The vast majority of states are officially silent on the issue of both LGBT foster parents and LGBT children in the foster care system. We've gotten so used to opposing the states that ban LGBT foster and adoptive parents that we may sometimes forget the difference between permitting (perhaps grudgingly) and actually supporting and nurturing.
Well along comes California to show the way. Last week the state's Department of Social Services issued an "All County Information Notice" on the subject of serving LGBTQ youth, caregivers, and prospective foster and adoptive parents.
Here is the most important part:
All children and youth are best served by professionals that understand and nurture their individual needs. The LGBTQ children and youth do not have unique needs. They do, however, have distinct experiences and stressors generated by society's misunderstanding and biases. Public and private child welfare practitioners need to increase their understanding and tailor their services and supports in ways that respect these individuals' experiences. As part of their work, child welfare and juvenile justice professionals also can work to assist birth families, relatives, other caregivers and community partners to understand, affirm and nurture LGBTQ youth.

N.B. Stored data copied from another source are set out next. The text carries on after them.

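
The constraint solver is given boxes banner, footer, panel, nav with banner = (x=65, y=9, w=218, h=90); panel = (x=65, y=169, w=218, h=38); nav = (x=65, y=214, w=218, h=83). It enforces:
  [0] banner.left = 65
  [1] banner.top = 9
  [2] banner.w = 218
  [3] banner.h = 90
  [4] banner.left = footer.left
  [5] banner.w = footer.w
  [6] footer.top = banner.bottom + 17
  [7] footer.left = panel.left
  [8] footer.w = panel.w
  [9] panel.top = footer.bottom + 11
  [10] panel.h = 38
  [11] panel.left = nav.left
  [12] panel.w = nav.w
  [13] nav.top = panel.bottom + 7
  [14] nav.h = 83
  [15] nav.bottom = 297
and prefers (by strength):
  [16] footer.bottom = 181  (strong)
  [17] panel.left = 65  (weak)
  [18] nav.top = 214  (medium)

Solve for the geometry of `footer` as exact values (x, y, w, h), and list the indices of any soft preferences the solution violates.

1. footer.x = 65  [banner.left = footer.left]
2. footer.w = 218  [banner.w = footer.w]
3. footer.y = 116  [footer.top = banner.bottom + 17]
4. footer.h = 42  [panel.top = footer.bottom + 11]

footer = (x=65, y=116, w=218, h=42)
violated soft preferences: 16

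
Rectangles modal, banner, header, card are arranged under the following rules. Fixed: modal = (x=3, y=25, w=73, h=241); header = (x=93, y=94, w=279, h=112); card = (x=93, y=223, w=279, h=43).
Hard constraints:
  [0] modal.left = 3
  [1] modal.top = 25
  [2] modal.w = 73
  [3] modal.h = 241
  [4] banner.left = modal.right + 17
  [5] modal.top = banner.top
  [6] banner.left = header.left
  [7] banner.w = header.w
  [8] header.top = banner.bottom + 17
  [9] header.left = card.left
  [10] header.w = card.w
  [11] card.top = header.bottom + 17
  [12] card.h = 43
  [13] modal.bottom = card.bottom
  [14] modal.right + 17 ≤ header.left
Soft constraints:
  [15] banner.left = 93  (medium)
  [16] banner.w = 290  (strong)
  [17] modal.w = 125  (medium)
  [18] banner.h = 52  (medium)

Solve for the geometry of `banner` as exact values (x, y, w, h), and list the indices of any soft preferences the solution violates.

1. banner.x = 93  [banner.left = modal.right + 17]
2. banner.y = 25  [modal.top = banner.top]
3. banner.w = 279  [banner.w = header.w]
4. banner.h = 52  [header.top = banner.bottom + 17]

banner = (x=93, y=25, w=279, h=52)
violated soft preferences: 16, 17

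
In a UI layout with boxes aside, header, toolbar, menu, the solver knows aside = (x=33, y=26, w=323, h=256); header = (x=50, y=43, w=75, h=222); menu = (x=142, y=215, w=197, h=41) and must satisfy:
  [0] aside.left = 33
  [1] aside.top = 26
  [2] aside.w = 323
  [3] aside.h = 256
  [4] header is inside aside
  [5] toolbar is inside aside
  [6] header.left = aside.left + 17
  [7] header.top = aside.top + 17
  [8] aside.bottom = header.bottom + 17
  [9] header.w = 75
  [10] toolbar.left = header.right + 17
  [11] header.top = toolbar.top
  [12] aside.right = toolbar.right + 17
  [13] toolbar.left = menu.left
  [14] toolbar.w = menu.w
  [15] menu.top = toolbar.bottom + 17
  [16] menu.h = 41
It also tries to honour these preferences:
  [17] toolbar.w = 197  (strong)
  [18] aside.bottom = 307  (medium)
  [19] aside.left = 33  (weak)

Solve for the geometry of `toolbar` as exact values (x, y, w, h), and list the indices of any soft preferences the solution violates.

1. toolbar.x = 142  [toolbar.left = header.right + 17]
2. toolbar.y = 43  [header.top = toolbar.top]
3. toolbar.w = 197  [aside.right = toolbar.right + 17]
4. toolbar.h = 155  [menu.top = toolbar.bottom + 17]

toolbar = (x=142, y=43, w=197, h=155)
violated soft preferences: 18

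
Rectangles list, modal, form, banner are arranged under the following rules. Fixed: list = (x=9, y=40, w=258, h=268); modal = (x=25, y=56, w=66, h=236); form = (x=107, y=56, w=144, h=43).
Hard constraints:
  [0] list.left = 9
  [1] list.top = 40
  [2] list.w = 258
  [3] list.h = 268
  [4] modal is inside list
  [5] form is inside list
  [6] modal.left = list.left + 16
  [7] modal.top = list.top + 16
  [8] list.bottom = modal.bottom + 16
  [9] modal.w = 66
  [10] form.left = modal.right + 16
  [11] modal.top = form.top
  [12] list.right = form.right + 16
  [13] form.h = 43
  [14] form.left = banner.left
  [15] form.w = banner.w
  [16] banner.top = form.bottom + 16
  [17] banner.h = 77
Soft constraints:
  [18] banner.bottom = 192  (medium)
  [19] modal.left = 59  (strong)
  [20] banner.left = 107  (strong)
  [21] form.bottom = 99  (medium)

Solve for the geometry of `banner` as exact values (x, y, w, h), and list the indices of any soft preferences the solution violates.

1. banner.x = 107  [form.left = banner.left]
2. banner.w = 144  [form.w = banner.w]
3. banner.y = 115  [banner.top = form.bottom + 16]
4. banner.h = 77  [banner.h = 77]

banner = (x=107, y=115, w=144, h=77)
violated soft preferences: 19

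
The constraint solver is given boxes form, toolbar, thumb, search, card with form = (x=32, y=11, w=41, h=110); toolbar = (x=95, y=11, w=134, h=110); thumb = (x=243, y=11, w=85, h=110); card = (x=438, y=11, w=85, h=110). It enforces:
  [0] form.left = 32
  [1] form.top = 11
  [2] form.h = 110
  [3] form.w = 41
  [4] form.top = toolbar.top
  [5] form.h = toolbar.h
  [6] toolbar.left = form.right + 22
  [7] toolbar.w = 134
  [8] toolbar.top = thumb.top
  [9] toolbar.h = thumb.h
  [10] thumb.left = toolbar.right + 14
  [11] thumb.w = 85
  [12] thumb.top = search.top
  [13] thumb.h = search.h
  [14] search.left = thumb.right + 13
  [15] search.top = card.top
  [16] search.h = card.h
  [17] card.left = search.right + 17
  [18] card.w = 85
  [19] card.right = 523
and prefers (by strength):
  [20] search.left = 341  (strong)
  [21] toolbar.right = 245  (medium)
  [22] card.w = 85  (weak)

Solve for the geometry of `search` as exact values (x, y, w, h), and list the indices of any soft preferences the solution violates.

1. search.y = 11  [thumb.top = search.top]
2. search.h = 110  [thumb.h = search.h]
3. search.x = 341  [search.left = thumb.right + 13]
4. search.w = 80  [card.left = search.right + 17]

search = (x=341, y=11, w=80, h=110)
violated soft preferences: 21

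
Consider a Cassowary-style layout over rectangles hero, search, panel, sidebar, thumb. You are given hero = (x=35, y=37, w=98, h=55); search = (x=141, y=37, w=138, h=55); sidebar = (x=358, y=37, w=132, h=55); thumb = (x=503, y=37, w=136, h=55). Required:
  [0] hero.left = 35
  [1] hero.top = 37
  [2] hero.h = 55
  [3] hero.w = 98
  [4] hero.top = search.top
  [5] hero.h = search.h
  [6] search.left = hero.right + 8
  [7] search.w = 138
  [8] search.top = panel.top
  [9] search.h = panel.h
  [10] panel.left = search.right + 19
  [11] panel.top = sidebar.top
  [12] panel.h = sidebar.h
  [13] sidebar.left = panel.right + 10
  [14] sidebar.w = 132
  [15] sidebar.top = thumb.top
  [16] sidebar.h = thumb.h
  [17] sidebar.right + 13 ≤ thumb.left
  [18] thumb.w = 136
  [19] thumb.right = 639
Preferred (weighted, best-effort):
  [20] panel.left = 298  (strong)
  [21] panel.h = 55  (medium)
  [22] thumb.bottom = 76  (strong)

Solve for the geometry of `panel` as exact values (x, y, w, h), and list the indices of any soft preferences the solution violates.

panel = (x=298, y=37, w=50, h=55)
violated soft preferences: 22

1. panel.y = 37  [search.top = panel.top]
2. panel.h = 55  [search.h = panel.h]
3. panel.x = 298  [panel.left = search.right + 19]
4. panel.w = 50  [sidebar.left = panel.right + 10]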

From there the notice provides specific links to best practices.
The phrasing of the notice is both unusual and important. It is not LGBTQ youth who have special needs. But their experiences of bias and misunderstanding are stressful and so they need understanding, affirmance and nurture from all their caregivers, and they need support and services that recognize what their experiences actually are.
Bullying of young people who are gay or perceived to be gay has been in the news recently because of several suicides. If you go to the websites of anti-gay groups, they, of course, cannot support such bullying. They admit that bullying is bad and should be discouraged. They just don't want any attention paid specifically to bullying based on actual or perceived sexual orientation. Discourage all bullying, they say, and that's enough.
This California policy is such a welcome antidote to that mode of thinking. Foster care programs that are silent on the circumstances of the lives of LGBTQ youth will not meet the needs of those youth. They do need to have the bias and misunderstanding they face named as bias and misunderstanding. They do need to be affirmed. And that is precisely the response anti-gay groups oppose.
Kudos to California. I hope it becomes a model for other states.